You can update an assistant any time. From the assistant list, choose Edit to enter the change chat — describe what needs to change, review the summary, and click Save and Exit.

For quick changes, Settings lets you rename, switch model, toggle capabilities, or disable the assistant without going through the chat.

Use escalations as feedback

Escalations are gold. If the same topic keeps coming up — the assistant didn't know how to handle WiFi resets, say — that's a clear signal to add that information.

  1. Notice the recurring topic in your escalation emails
  2. Open the assistant and click Edit
  3. Describe the new information the assistant needs
  4. Save — future conversations on that topic should be handled without escalation

Tips for good edits

  • Be specific — "add information about how to restart the router" beats "make it better".
  • Test after editing — use Test Chat to confirm before the next person hits the same issue.
  • Don't over-tune — every edit makes the assistant a bit more rigid. If something is genuinely rare, escalation is fine.

Sharing with people

When you're happy, share from the assistant list using the Share option:

  • Enter the recipient's name (how the assistant will address them, if you chose "Use their name")
  • Enter their email address
  • Send the invitation

The recipient gets an email, signs in, and gets access. Invitations expire after 7 days — if they don't accept in time, send another. You can share with as many people as you like, and revoke access from the sharing view.

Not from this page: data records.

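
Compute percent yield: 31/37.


% yield = actual/theoretical × 100
= 31/37 × 100
= 83.78%

83.78%


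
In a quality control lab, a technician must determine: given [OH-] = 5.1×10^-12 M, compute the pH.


pOH = -log10([OH-]) = -log10(5.1×10^-12)
= 12 - log10(5.1) = 11.29
pH = 14 - pOH = 14 - 11.29 = 2.71

2.71


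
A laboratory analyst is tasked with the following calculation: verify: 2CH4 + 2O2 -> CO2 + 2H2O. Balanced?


Equation: 2CH4 + 2O2 -> CO2 + 2H2O
Check atoms: C: 2≠1, H: 8≠4, O: 4=4
Not balanced

No, not balanced


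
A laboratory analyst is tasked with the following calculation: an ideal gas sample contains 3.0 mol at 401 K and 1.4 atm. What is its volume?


PV = nRT  (R = 0.08206 L·atm/(mol·K))
V = nRT/P = 3.0×0.08206×401/1.4
= 70.513 L

70.513 L


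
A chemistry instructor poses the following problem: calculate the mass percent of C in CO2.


M(CO2) = 1×12.01 + 2×16.0 = 44.01 g/mol
Mass of C = 1 × 12.01 = 12.01 g/mol
% C = 12.01/44.01 × 100 = 27.29%

27.29%


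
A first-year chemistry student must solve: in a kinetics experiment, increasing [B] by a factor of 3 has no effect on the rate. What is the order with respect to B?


rate ∝ [B]^n
rate ∝ [B]^0
Order in B: 0

0


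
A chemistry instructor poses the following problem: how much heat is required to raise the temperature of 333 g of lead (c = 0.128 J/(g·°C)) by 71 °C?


q = mcΔT = 333 × 0.128 × 71
= 3026.30 J

3026.30 J


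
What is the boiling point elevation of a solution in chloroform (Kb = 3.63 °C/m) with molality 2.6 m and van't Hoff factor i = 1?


ΔTb = Kb × m × i
= 3.63 × 2.6 × 1
= 9.438 °C

9.438 °C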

Tips for specific scenarios

Helping older relatives with tech

  • Use their name as the addressee, or just "Mum"/"Dad"
  • Tell the assistant to use simple, single-step instructions with no jargon
  • Include the exact make and model — "iPhone 14, iOS 18" beats "an iPhone"
  • List the specific apps they use and the things they regularly forget
  • The default escalation usually works well — they just want a real person if stuck

Customer support FAQ

  • Use General Help & Information for flexibility
  • Be specific about what you offer, hours, prices, policies
  • Include exact wording for things you don't help with ("We don't refund after 30 days — direct them to example.com/returns")
  • Set custom escalation guidance like "Tell them I'll respond within one working day"
  • Consider Premium if your domain is technical

Household systems (heating, WiFi, etc.)

  • One assistant per system works better than one for the whole house
  • Include make, model, and physical location of every relevant device
  • Document override paths — "if the thermostat won't respond, the manual switch is on the boiler, top right"
  • Include the things you've explained to guests before — those are the real questions
  • Add web search if your products change firmware often

Tutors and learning helpers

  • Use the Personal Tutor type for the right setup questions
  • Be clear about age and ability — a tutor for a 7-year-old is very different from one for an A-level student
  • Tell it the teaching style — "explain through examples first", "don't give the answer, ask leading questions"
  • If helpful, tell it to push back when the learner asks for the answer too quickly

Keep going

A great assistant doesn't appear on the first attempt. Build something simple, share it with one person, watch the escalations, edit, repeat. Over a couple of weeks you'll have something that genuinely takes work off your plate.